When it comes down to it, you’re going to be eating “badly” on your vacation anyway. Are you really going to pass up conch fritters and clam chowder for a Cobb salad? I doubt it. Are you really not going to drink at all while your friends are getting turnt AF? I doubt it. This is not to say that if you do lose weight and tone up (and seriously, kudos to you for this, you rock) that you’ll gain it all back within the week of spring break, but indulging does cause you to bloat. I also seriously doubt that you’re going to workout during your beach stay. Getting up at 8 AM with a hangover to go on a run? Yeah, right.
Your friends all know what you look like in a swimsuit, and odds are that they think you look great.

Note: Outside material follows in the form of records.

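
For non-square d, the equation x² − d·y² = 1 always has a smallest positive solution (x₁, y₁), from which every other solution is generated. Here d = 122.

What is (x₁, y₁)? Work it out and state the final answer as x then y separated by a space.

243 22

√122 → a₀=11, period (22); ℓ=1 odd so k=1
k=0  a_k=11  p_k/q_k = 11/1
k=1  a_k=22  p_k/q_k = 243/22
(x₁, y₁) = (243, 22);  243² − 122·22² = 1 ✓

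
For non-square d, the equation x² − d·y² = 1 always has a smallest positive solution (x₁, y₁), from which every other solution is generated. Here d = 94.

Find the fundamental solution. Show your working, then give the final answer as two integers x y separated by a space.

[9; 1,2,3,1,1,…,2,1,18] for √94; ℓ=16 ⇒ convergent index 15
step 0: (9, 1)  from 9·(1,0) + (0,1)
…
step 2: (29, 3)  from 2·(10,1) + (9,1)
…
step 4: (126, 13)  from 1·(97,10) + (29,3)
…
step 7: (1464, 151)  from 1·(1241,128) + (223,23)
step 8: (12953, 1336)  from 8·(1464,151) + (1241,128)
…
step 10: (85038, 8771)  from 5·(14417,1487) + (12953,1336)
…
step 14: (1490361, 153719)  from 2·(652934,67345) + (184493,19029)
step 15: (2143295, 221064)  from 1·(1490361,153719) + (652934,67345)
→ (2143295, 221064).  Check: 2143295²=4593713457025, 94·221064²=4593713457024, difference 1.

2143295 221064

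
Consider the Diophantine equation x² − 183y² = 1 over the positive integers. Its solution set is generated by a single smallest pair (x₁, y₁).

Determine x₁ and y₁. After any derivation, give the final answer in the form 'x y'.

d=183: √d = [13; 1,1,8,1,1,26] (ℓ=6, even), read p_5/q_5
a_0=13:  p_0=13·1+0=13,  q_0=13·0+1=1
a_1=1:  p_1=1·13+1=14,  q_1=1·1+0=1
a_2=1:  p_2=1·14+13=27,  q_2=1·1+1=2
a_3=8:  p_3=8·27+14=230,  q_3=8·2+1=17
a_4=1:  p_4=1·230+27=257,  q_4=1·17+2=19
a_5=1:  p_5=1·257+230=487,  q_5=1·19+17=36
(x₁, y₁) = (487, 36);  487² − 183·36² = 1 ✓

487 36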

If you have a significant other, they probably also know what you look like in a swimsuit, and they’re in love with you for goodness sake. If you’re so worried about Chad on the beach thinking that you look overweight, then maybe you shouldn’t be focusing on Chad so much.
Spring break is about having a blast, relaxing, and giving your brain a well-earned break for a week. If you have a bomb ass vacation planned anyway, then get your friends together, grab yourself some pizza, and think about how great it’ll be when you’re doing the same thing on vacay.